At least 10 organizations are working to protect the jaguar in one or both countries. Conservationists are developing incentives to stop bounty hunters in Mexico from killing the big cats. Cameras have been set up near the border to monitor jaguar comings and goings and, inadvertently, the movements of "mules," or drug runners.

Some environmentalists are pressing federal officials to declare parts of Arizona and New Mexico critical habitat for jaguars. But local ranchers and many jaguar experts say such a move is unnecessary because the animals show no signs of breeding here.

And then there is the fence. If the Border Patrol builds a 700-mile barrier in the region to deter illegal immigration, the natural corridors used by jaguars and other migratory wildlife will be cut off.

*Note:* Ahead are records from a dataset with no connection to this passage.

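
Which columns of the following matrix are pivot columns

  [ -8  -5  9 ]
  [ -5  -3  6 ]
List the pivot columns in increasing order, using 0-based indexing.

ρ1 := -1/8·ρ1
  [  1  5/8  -9/8 ]
  [ -5   -3     6 ]
ρ2 := ρ2 + 5·ρ1
  [ 1  5/8  -9/8 ]
  [ 0  1/8   3/8 ]
ρ2 := 8·ρ2
  [ 1  5/8  -9/8 ]
  [ 0    1     3 ]
ρ1 := ρ1 − 5/8·ρ2
  [ 1  0  -3 ]
  [ 0  1   3 ]
Pivot columns are the columns containing a leading 1.

0, 1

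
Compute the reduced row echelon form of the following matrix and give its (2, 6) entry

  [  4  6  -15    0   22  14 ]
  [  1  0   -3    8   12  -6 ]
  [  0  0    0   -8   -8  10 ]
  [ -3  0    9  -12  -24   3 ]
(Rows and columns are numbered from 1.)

Multiply ρ1 by 1/4.
  [  1  3/2  -15/4    0  11/2  7/2 ]
  [  1    0     -3    8    12   -6 ]
  [  0    0      0   -8    -8   10 ]
  [ -3    0      9  -12   -24    3 ]
Subtract ρ1 from ρ2.
  [  1   3/2  -15/4    0  11/2    7/2 ]
  [  0  -3/2    3/4    8  13/2  -19/2 ]
  [  0     0      0   -8    -8     10 ]
  [ -3     0      9  -12   -24      3 ]
Add 3 times ρ1 to ρ4.
  [ 1   3/2  -15/4    0   11/2    7/2 ]
  [ 0  -3/2    3/4    8   13/2  -19/2 ]
  [ 0     0      0   -8     -8     10 ]
  [ 0   9/2   -9/4  -12  -15/2   27/2 ]
Multiply ρ2 by -2/3.
  [ 1  3/2  -15/4      0   11/2   7/2 ]
  [ 0    1   -1/2  -16/3  -13/3  19/3 ]
  [ 0    0      0     -8     -8    10 ]
  [ 0  9/2   -9/4    -12  -15/2  27/2 ]
Subtract 9/2 times ρ2 from ρ4.
  [ 1  3/2  -15/4      0   11/2   7/2 ]
  [ 0    1   -1/2  -16/3  -13/3  19/3 ]
  [ 0    0      0     -8     -8    10 ]
  [ 0    0      0     12     12   -15 ]
Multiply ρ3 by -1/8.
  [ 1  3/2  -15/4      0   11/2   7/2 ]
  [ 0    1   -1/2  -16/3  -13/3  19/3 ]
  [ 0    0      0      1      1  -5/4 ]
  [ 0    0      0     12     12   -15 ]
Subtract 12 times ρ3 from ρ4.
  [ 1  3/2  -15/4      0   11/2   7/2 ]
  [ 0    1   -1/2  -16/3  -13/3  19/3 ]
  [ 0    0      0      1      1  -5/4 ]
  [ 0    0      0      0      0     0 ]
Add 16/3 times ρ3 to ρ2.
  [ 1  3/2  -15/4  0  11/2   7/2 ]
  [ 0    1   -1/2  0     1  -1/3 ]
  [ 0    0      0  1     1  -5/4 ]
  [ 0    0      0  0     0     0 ]
Subtract 3/2 times ρ2 from ρ1.
  [ 1  0    -3  0  4     4 ]
  [ 0  1  -1/2  0  1  -1/3 ]
  [ 0  0     0  1  1  -5/4 ]
  [ 0  0     0  0  0     0 ]

-1/3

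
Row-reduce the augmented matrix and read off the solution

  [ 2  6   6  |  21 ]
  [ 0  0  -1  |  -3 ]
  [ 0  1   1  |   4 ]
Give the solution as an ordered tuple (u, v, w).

(-3/2, 1, 3)

ρ1 := 1/2·ρ1
  [ 1  3   3  |  21/2 ]
  [ 0  0  -1  |    -3 ]
  [ 0  1   1  |     4 ]
ρ2 ↔ ρ3
  [ 1  3   3  |  21/2 ]
  [ 0  1   1  |     4 ]
  [ 0  0  -1  |    -3 ]
ρ3 := -1·ρ3
  [ 1  3  3  |  21/2 ]
  [ 0  1  1  |     4 ]
  [ 0  0  1  |     3 ]
ρ2 := ρ2 − ρ3
  [ 1  3  3  |  21/2 ]
  [ 0  1  0  |     1 ]
  [ 0  0  1  |     3 ]
ρ1 := ρ1 − 3·ρ3
  [ 1  3  0  |  3/2 ]
  [ 0  1  0  |    1 ]
  [ 0  0  1  |    3 ]
ρ1 := ρ1 − 3·ρ2
  [ 1  0  0  |  -3/2 ]
  [ 0  1  0  |     1 ]
  [ 0  0  1  |     3 ]
Reading off the last column: u = -3/2, v = 1, w = 3.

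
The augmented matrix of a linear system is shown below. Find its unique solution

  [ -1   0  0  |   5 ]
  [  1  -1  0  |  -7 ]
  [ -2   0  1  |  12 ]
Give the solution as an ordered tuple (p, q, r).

R1 := -1·R1
R2 := R2 − R1
R3 := R3 + 2·R1
R2 := -1·R2
Reading off the last column: p = -5, q = 2, r = 2.

(-5, 2, 2)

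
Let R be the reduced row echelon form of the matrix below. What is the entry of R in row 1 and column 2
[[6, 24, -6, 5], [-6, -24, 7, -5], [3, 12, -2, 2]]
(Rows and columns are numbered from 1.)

4

R1 → 1/6·R1
  [  1    4  -1  5/6 ]
  [ -6  -24   7   -5 ]
  [  3   12  -2    2 ]
R2 → R2 + 6·R1
  [ 1   4  -1  5/6 ]
  [ 0   0   1    0 ]
  [ 3  12  -2    2 ]
R3 → R3 − 3·R1
  [ 1  4  -1   5/6 ]
  [ 0  0   1     0 ]
  [ 0  0   1  -1/2 ]
R3 → R3 − R2
  [ 1  4  -1   5/6 ]
  [ 0  0   1     0 ]
  [ 0  0   0  -1/2 ]
R3 → -2·R3
  [ 1  4  -1  5/6 ]
  [ 0  0   1    0 ]
  [ 0  0   0    1 ]
R1 → R1 − 5/6·R3
  [ 1  4  -1  0 ]
  [ 0  0   1  0 ]
  [ 0  0   0  1 ]
R1 → R1 + R2
  [ 1  4  0  0 ]
  [ 0  0  1  0 ]
  [ 0  0  0  1 ]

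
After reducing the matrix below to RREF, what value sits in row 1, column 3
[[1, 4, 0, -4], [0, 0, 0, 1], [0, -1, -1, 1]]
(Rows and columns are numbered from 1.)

R2 ↔ R3
  [ 1   4   0  -4 ]
  [ 0  -1  -1   1 ]
  [ 0   0   0   1 ]
R2 := -1·R2
  [ 1  4  0  -4 ]
  [ 0  1  1  -1 ]
  [ 0  0  0   1 ]
R2 := R2 + R3
  [ 1  4  0  -4 ]
  [ 0  1  1   0 ]
  [ 0  0  0   1 ]
R1 := R1 + 4·R3
  [ 1  4  0  0 ]
  [ 0  1  1  0 ]
  [ 0  0  0  1 ]
R1 := R1 − 4·R2
  [ 1  0  -4  0 ]
  [ 0  1   1  0 ]
  [ 0  0   0  1 ]

-4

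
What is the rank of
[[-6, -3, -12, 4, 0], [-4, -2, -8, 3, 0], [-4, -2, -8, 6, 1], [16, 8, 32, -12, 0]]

rank = 3

ρ1 := -1/6·ρ1
  [  1  1/2   2  -2/3  0 ]
  [ -4   -2  -8     3  0 ]
  [ -4   -2  -8     6  1 ]
  [ 16    8  32   -12  0 ]
ρ2 := ρ2 + 4·ρ1
  [  1  1/2   2  -2/3  0 ]
  [  0    0   0   1/3  0 ]
  [ -4   -2  -8     6  1 ]
  [ 16    8  32   -12  0 ]
ρ3 := ρ3 + 4·ρ1
  [  1  1/2   2  -2/3  0 ]
  [  0    0   0   1/3  0 ]
  [  0    0   0  10/3  1 ]
  [ 16    8  32   -12  0 ]
ρ4 := ρ4 − 16·ρ1
  [ 1  1/2  2  -2/3  0 ]
  [ 0    0  0   1/3  0 ]
  [ 0    0  0  10/3  1 ]
  [ 0    0  0  -4/3  0 ]
ρ2 := 3·ρ2
  [ 1  1/2  2  -2/3  0 ]
  [ 0    0  0     1  0 ]
  [ 0    0  0  10/3  1 ]
  [ 0    0  0  -4/3  0 ]
ρ3 := ρ3 − 10/3·ρ2
  [ 1  1/2  2  -2/3  0 ]
  [ 0    0  0     1  0 ]
  [ 0    0  0     0  1 ]
  [ 0    0  0  -4/3  0 ]
ρ4 := ρ4 + 4/3·ρ2
  [ 1  1/2  2  -2/3  0 ]
  [ 0    0  0     1  0 ]
  [ 0    0  0     0  1 ]
  [ 0    0  0     0  0 ]
ρ1 := ρ1 + 2/3·ρ2
  [ 1  1/2  2  0  0 ]
  [ 0    0  0  1  0 ]
  [ 0    0  0  0  1 ]
  [ 0    0  0  0  0 ]
The reduced form has 3 nonzero rows.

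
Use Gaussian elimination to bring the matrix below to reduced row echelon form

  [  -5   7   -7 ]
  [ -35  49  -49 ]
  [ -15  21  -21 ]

R1 := -1/5·R1
  [   1  -7/5  7/5 ]
  [ -35    49  -49 ]
  [ -15    21  -21 ]
R2 := R2 + 35·R1
  [   1  -7/5  7/5 ]
  [   0     0    0 ]
  [ -15    21  -21 ]
R3 := R3 + 15·R1
  [ 1  -7/5  7/5 ]
  [ 0     0    0 ]
  [ 0     0    0 ]

[[1, -7/5, 7/5], [0, 0, 0], [0, 0, 0]]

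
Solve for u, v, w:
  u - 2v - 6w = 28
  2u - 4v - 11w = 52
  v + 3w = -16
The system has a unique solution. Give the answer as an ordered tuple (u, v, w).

(-4, -4, -4)

Form the augmented matrix and row-reduce:
  [ 1  -2   -6  |   28 ]
  [ 2  -4  -11  |   52 ]
  [ 0   1    3  |  -16 ]
Subtract 2 times R1 from R2.
Swap R2 and R3.
Subtract 3 times R3 from R2.
Add 6 times R3 to R1.
Add 2 times R2 to R1.
Reading off the last column: u = -4, v = -4, w = -4.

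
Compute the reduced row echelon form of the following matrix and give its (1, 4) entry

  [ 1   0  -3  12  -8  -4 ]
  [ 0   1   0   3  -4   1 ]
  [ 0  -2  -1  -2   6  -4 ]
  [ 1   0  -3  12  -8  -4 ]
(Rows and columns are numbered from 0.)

-4

R4 ← R4 − R1
  [ 1   0  -3  12  -8  -4 ]
  [ 0   1   0   3  -4   1 ]
  [ 0  -2  -1  -2   6  -4 ]
  [ 0   0   0   0   0   0 ]
R3 ← R3 + 2·R2
  [ 1  0  -3  12  -8  -4 ]
  [ 0  1   0   3  -4   1 ]
  [ 0  0  -1   4  -2  -2 ]
  [ 0  0   0   0   0   0 ]
R3 ← -1·R3
  [ 1  0  -3  12  -8  -4 ]
  [ 0  1   0   3  -4   1 ]
  [ 0  0   1  -4   2   2 ]
  [ 0  0   0   0   0   0 ]
R1 ← R1 + 3·R3
  [ 1  0  0   0  -2  2 ]
  [ 0  1  0   3  -4  1 ]
  [ 0  0  1  -4   2  2 ]
  [ 0  0  0   0   0  0 ]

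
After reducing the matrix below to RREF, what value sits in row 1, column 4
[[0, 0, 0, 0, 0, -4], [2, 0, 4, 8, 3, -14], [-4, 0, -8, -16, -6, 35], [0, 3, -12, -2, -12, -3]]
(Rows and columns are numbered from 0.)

-4

R1 ↔ R2
  [  2  0    4    8    3  -14 ]
  [  0  0    0    0    0   -4 ]
  [ -4  0   -8  -16   -6   35 ]
  [  0  3  -12   -2  -12   -3 ]
R1 := 1/2·R1
  [  1  0    2    4  3/2  -7 ]
  [  0  0    0    0    0  -4 ]
  [ -4  0   -8  -16   -6  35 ]
  [  0  3  -12   -2  -12  -3 ]
R3 := R3 + 4·R1
  [ 1  0    2   4  3/2  -7 ]
  [ 0  0    0   0    0  -4 ]
  [ 0  0    0   0    0   7 ]
  [ 0  3  -12  -2  -12  -3 ]
R2 ↔ R4
  [ 1  0    2   4  3/2  -7 ]
  [ 0  3  -12  -2  -12  -3 ]
  [ 0  0    0   0    0   7 ]
  [ 0  0    0   0    0  -4 ]
R2 := 1/3·R2
  [ 1  0   2     4  3/2  -7 ]
  [ 0  1  -4  -2/3   -4  -1 ]
  [ 0  0   0     0    0   7 ]
  [ 0  0   0     0    0  -4 ]
R3 := 1/7·R3
  [ 1  0   2     4  3/2  -7 ]
  [ 0  1  -4  -2/3   -4  -1 ]
  [ 0  0   0     0    0   1 ]
  [ 0  0   0     0    0  -4 ]
R4 := R4 + 4·R3
  [ 1  0   2     4  3/2  -7 ]
  [ 0  1  -4  -2/3   -4  -1 ]
  [ 0  0   0     0    0   1 ]
  [ 0  0   0     0    0   0 ]
R2 := R2 + R3
  [ 1  0   2     4  3/2  -7 ]
  [ 0  1  -4  -2/3   -4   0 ]
  [ 0  0   0     0    0   1 ]
  [ 0  0   0     0    0   0 ]
R1 := R1 + 7·R3
  [ 1  0   2     4  3/2  0 ]
  [ 0  1  -4  -2/3   -4  0 ]
  [ 0  0   0     0    0  1 ]
  [ 0  0   0     0    0  0 ]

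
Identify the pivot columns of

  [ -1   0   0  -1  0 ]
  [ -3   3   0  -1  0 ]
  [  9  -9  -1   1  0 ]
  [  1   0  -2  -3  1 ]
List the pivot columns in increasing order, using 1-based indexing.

ρ1 ← -1·ρ1
  [  1   0   0   1  0 ]
  [ -3   3   0  -1  0 ]
  [  9  -9  -1   1  0 ]
  [  1   0  -2  -3  1 ]
ρ2 ← ρ2 + 3·ρ1
  [ 1   0   0   1  0 ]
  [ 0   3   0   2  0 ]
  [ 9  -9  -1   1  0 ]
  [ 1   0  -2  -3  1 ]
ρ3 ← ρ3 − 9·ρ1
  [ 1   0   0   1  0 ]
  [ 0   3   0   2  0 ]
  [ 0  -9  -1  -8  0 ]
  [ 1   0  -2  -3  1 ]
ρ4 ← ρ4 − ρ1
  [ 1   0   0   1  0 ]
  [ 0   3   0   2  0 ]
  [ 0  -9  -1  -8  0 ]
  [ 0   0  -2  -4  1 ]
ρ2 ← 1/3·ρ2
  [ 1   0   0    1  0 ]
  [ 0   1   0  2/3  0 ]
  [ 0  -9  -1   -8  0 ]
  [ 0   0  -2   -4  1 ]
ρ3 ← ρ3 + 9·ρ2
  [ 1  0   0    1  0 ]
  [ 0  1   0  2/3  0 ]
  [ 0  0  -1   -2  0 ]
  [ 0  0  -2   -4  1 ]
ρ3 ← -1·ρ3
  [ 1  0   0    1  0 ]
  [ 0  1   0  2/3  0 ]
  [ 0  0   1    2  0 ]
  [ 0  0  -2   -4  1 ]
ρ4 ← ρ4 + 2·ρ3
  [ 1  0  0    1  0 ]
  [ 0  1  0  2/3  0 ]
  [ 0  0  1    2  0 ]
  [ 0  0  0    0  1 ]
Pivot columns are the columns containing a leading 1.

1, 2, 3, 5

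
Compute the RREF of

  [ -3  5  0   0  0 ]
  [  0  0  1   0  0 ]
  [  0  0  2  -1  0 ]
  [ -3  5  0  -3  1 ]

Multiply ρ1 by -1/3.
Add 3 times ρ1 to ρ4.
Subtract 2 times ρ2 from ρ3.
Multiply ρ3 by -1.
Add 3 times ρ3 to ρ4.

[[1, -5/3, 0, 0, 0], [0, 0, 1, 0, 0], [0, 0, 0, 1, 0], [0, 0, 0, 0, 1]]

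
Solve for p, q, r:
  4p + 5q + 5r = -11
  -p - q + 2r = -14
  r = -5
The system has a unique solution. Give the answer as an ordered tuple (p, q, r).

Form the augmented matrix and row-reduce:
  [  4   5  5  |  -11 ]
  [ -1  -1  2  |  -14 ]
  [  0   0  1  |   -5 ]
R1 -> 1/4·R1
  [  1  5/4  5/4  |  -11/4 ]
  [ -1   -1    2  |    -14 ]
  [  0    0    1  |     -5 ]
R2 -> R2 + R1
  [ 1  5/4   5/4  |  -11/4 ]
  [ 0  1/4  13/4  |  -67/4 ]
  [ 0    0     1  |     -5 ]
R2 -> 4·R2
  [ 1  5/4  5/4  |  -11/4 ]
  [ 0    1   13  |    -67 ]
  [ 0    0    1  |     -5 ]
R2 -> R2 − 13·R3
  [ 1  5/4  5/4  |  -11/4 ]
  [ 0    1    0  |     -2 ]
  [ 0    0    1  |     -5 ]
R1 -> R1 − 5/4·R3
  [ 1  5/4  0  |  7/2 ]
  [ 0    1  0  |   -2 ]
  [ 0    0  1  |   -5 ]
R1 -> R1 − 5/4·R2
  [ 1  0  0  |   6 ]
  [ 0  1  0  |  -2 ]
  [ 0  0  1  |  -5 ]
Reading off the last column: p = 6, q = -2, r = -5.

(6, -2, -5)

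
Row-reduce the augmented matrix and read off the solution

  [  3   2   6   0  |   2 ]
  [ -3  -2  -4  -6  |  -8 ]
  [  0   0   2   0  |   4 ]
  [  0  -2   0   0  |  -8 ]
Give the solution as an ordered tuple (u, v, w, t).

r1 -> 1/3·r1
  [  1  2/3   2   0  |  2/3 ]
  [ -3   -2  -4  -6  |   -8 ]
  [  0    0   2   0  |    4 ]
  [  0   -2   0   0  |   -8 ]
r2 -> r2 + 3·r1
  [ 1  2/3  2   0  |  2/3 ]
  [ 0    0  2  -6  |   -6 ]
  [ 0    0  2   0  |    4 ]
  [ 0   -2  0   0  |   -8 ]
r2 <=> r4
  [ 1  2/3  2   0  |  2/3 ]
  [ 0   -2  0   0  |   -8 ]
  [ 0    0  2   0  |    4 ]
  [ 0    0  2  -6  |   -6 ]
r2 -> -1/2·r2
  [ 1  2/3  2   0  |  2/3 ]
  [ 0    1  0   0  |    4 ]
  [ 0    0  2   0  |    4 ]
  [ 0    0  2  -6  |   -6 ]
r3 -> 1/2·r3
  [ 1  2/3  2   0  |  2/3 ]
  [ 0    1  0   0  |    4 ]
  [ 0    0  1   0  |    2 ]
  [ 0    0  2  -6  |   -6 ]
r4 -> r4 − 2·r3
  [ 1  2/3  2   0  |  2/3 ]
  [ 0    1  0   0  |    4 ]
  [ 0    0  1   0  |    2 ]
  [ 0    0  0  -6  |  -10 ]
r4 -> -1/6·r4
  [ 1  2/3  2  0  |  2/3 ]
  [ 0    1  0  0  |    4 ]
  [ 0    0  1  0  |    2 ]
  [ 0    0  0  1  |  5/3 ]
r1 -> r1 − 2·r3
  [ 1  2/3  0  0  |  -10/3 ]
  [ 0    1  0  0  |      4 ]
  [ 0    0  1  0  |      2 ]
  [ 0    0  0  1  |    5/3 ]
r1 -> r1 − 2/3·r2
  [ 1  0  0  0  |   -6 ]
  [ 0  1  0  0  |    4 ]
  [ 0  0  1  0  |    2 ]
  [ 0  0  0  1  |  5/3 ]
Reading off the last column: u = -6, v = 4, w = 2, t = 5/3.

(-6, 4, 2, 5/3)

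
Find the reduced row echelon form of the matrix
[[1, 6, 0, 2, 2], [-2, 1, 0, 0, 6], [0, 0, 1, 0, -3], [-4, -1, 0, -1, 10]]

[[1, 0, 0, 0, -2], [0, 1, 0, 0, 2], [0, 0, 1, 0, -3], [0, 0, 0, 1, -4]]

R2 → R2 + 2·R1
R4 → R4 + 4·R1
R2 → 1/13·R2
R4 → R4 − 23·R2
R4 → -13·R4
R2 → R2 − 4/13·R4
R1 → R1 − 2·R4
R1 → R1 − 6·R2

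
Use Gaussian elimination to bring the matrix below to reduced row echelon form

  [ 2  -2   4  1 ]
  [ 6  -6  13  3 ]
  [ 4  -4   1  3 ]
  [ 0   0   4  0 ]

R1 -> 1/2·R1
  [ 1  -1   2  1/2 ]
  [ 6  -6  13    3 ]
  [ 4  -4   1    3 ]
  [ 0   0   4    0 ]
R2 -> R2 − 6·R1
  [ 1  -1  2  1/2 ]
  [ 0   0  1    0 ]
  [ 4  -4  1    3 ]
  [ 0   0  4    0 ]
R3 -> R3 − 4·R1
  [ 1  -1   2  1/2 ]
  [ 0   0   1    0 ]
  [ 0   0  -7    1 ]
  [ 0   0   4    0 ]
R3 -> R3 + 7·R2
  [ 1  -1  2  1/2 ]
  [ 0   0  1    0 ]
  [ 0   0  0    1 ]
  [ 0   0  4    0 ]
R4 -> R4 − 4·R2
  [ 1  -1  2  1/2 ]
  [ 0   0  1    0 ]
  [ 0   0  0    1 ]
  [ 0   0  0    0 ]
R1 -> R1 − 1/2·R3
  [ 1  -1  2  0 ]
  [ 0   0  1  0 ]
  [ 0   0  0  1 ]
  [ 0   0  0  0 ]
R1 -> R1 − 2·R2
  [ 1  -1  0  0 ]
  [ 0   0  1  0 ]
  [ 0   0  0  1 ]
  [ 0   0  0  0 ]

[[1, -1, 0, 0], [0, 0, 1, 0], [0, 0, 0, 1], [0, 0, 0, 0]]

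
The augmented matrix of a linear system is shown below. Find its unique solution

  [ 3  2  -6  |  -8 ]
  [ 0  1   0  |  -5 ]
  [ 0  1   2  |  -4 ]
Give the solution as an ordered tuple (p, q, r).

R1 ← 1/3·R1
  [ 1  2/3  -2  |  -8/3 ]
  [ 0    1   0  |    -5 ]
  [ 0    1   2  |    -4 ]
R3 ← R3 − R2
  [ 1  2/3  -2  |  -8/3 ]
  [ 0    1   0  |    -5 ]
  [ 0    0   2  |     1 ]
R3 ← 1/2·R3
  [ 1  2/3  -2  |  -8/3 ]
  [ 0    1   0  |    -5 ]
  [ 0    0   1  |   1/2 ]
R1 ← R1 + 2·R3
  [ 1  2/3  0  |  -5/3 ]
  [ 0    1  0  |    -5 ]
  [ 0    0  1  |   1/2 ]
R1 ← R1 − 2/3·R2
  [ 1  0  0  |  5/3 ]
  [ 0  1  0  |   -5 ]
  [ 0  0  1  |  1/2 ]
Reading off the last column: p = 5/3, q = -5, r = 1/2.

(5/3, -5, 1/2)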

It cracks me up that they are catching pictures of jaguars with cameras used to catch illegal immigrants, but this could turn out to be a real conflict. If we were to create an effective barrier to immigration, would that barrier stop jaguar migration -- or any other species for that matter?

When I was a student at Stanford, there was this endangered species called the Tiger Salamander that would migrate down from the hills in the Spring to this lake in order to have mad salamander orgies and create a new generation of salamanders. They had to cross this road and were getting killed wholesale by passing cars. Stanford decided to hire this company to build little tunnels under the road so that the salamanders could cross without getting squished.

It didn't work -- the stupid things ignored the tunnels, kept trying to cross the road, and continued to be squished. Then environmentally conscious students had the idea that they would pick them up and carry them across the road -- until it was realized that there was a very reasonable possiblity that one of them might get squished too. (I don't think any of them actually was.)

Anyway, perhaps the US government could waste its money on a vast wall of some sort with little jaguar tunnels under it for them to pass through? Oh, wait...

Or maybe, we could just accept illegal immigration and save everyone a lot of time and trouble.